Une autre étude, cette fois de Cways/Fondation Nestlé France est venue enfoncer le clou le 16 novembre : 37% des Français se déclareraient en insécurité alimentaire en 2023 contre 11% en 2015. Les jeunes, les femmes, les personnes seules et les familles monoparentales sont particulièrement touchées. "Frappés par l’inflation, les ménages privilégient les produits premiers prix, réduisent les quantités et éliminent les aliments comme le poisson et la viande pour s’orienter vers les féculents ou les conserves", résume dans Challenges, Pascale Hébel (CWays), spécialiste des comportements alimentaires.

Sobriété ou austérité 


La filière bio par exemple, en a fait les frais. Contraints de réaliser des arbitrages, les consommateurs se détournent de ces produits après une forte croissance des ventes ces dernières années.
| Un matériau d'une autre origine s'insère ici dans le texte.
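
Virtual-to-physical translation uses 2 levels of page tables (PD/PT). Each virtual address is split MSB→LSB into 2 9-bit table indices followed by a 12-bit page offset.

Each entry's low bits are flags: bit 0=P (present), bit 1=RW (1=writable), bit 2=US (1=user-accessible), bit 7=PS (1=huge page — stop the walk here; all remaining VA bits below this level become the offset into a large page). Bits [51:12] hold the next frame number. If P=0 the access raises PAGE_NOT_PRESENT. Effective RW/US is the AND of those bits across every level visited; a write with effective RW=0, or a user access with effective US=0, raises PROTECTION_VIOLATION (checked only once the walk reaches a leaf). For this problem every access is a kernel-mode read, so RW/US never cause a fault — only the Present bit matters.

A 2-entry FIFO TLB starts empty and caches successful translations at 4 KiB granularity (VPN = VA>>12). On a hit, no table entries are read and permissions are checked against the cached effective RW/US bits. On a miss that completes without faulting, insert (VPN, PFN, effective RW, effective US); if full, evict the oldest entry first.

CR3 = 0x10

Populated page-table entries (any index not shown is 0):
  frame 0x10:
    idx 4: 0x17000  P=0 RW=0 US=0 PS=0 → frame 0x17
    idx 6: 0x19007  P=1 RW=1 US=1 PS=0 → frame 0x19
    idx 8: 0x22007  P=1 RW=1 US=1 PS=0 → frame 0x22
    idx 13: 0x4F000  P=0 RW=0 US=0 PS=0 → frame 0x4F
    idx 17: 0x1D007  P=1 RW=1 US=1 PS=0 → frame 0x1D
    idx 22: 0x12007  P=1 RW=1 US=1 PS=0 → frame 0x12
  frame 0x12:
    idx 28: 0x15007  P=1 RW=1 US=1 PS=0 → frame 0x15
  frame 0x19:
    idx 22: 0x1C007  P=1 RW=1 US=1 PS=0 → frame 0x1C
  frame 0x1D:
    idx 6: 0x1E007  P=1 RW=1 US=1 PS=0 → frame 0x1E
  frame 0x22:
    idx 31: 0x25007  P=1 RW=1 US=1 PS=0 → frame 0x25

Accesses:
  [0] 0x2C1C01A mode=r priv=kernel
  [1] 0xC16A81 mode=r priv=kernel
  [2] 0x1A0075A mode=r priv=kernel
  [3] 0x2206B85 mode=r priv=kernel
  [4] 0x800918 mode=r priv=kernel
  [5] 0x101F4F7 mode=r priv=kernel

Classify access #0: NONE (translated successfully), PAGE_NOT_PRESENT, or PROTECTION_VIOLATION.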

Certains producteurs de lait bio sont ainsi obligés de vendre leur produit au prix du lait conventionnel. Un manque à gagner colossal qui met en péril toute la filière.
Au-delà du prix, le bio est traversé par une crise de confiance des consommateurs et concurrencé par les produits locaux, régionaux, les mentions sans pesticide, sans OGM, sans huile de palme… "L’agriculture bio a-t-elle un avenir ?", s’interroge François Geerolf. Pour l’économiste tout va dépendre de l’évolution des revenus. "Je ne suis pas très optimiste d’un point de vue macro", confie-t-il.
Quant au renoncement à la viande ou au poisson, à la baisse de volume en général, d’aucuns pourraient y voir une tendance à la sobriété. "Le rapport à la consommation des Français est en train d’évoluer", affirmait récemment à Novethic Emily Mayer, analyste spécialiste du secteur. "Le gaspillage alimentaire devient, en ce moment, un vrai sujet. On jette 27 kg de nourriture par individu et par an, si chaque Français commence à faire attention, effectivement les volumes pourraient baisser", avance-t-elle. 
Reste que cette déconsommation subie repose en grande partie sur les plus pauvres. 42% des Français les plus précaires sont contraints de sauter un repas. Or "la sobriété sans égalité, c’est l’austérité pour les plus pauvres", écrit l’économiste Maxime Combes dans une tribune.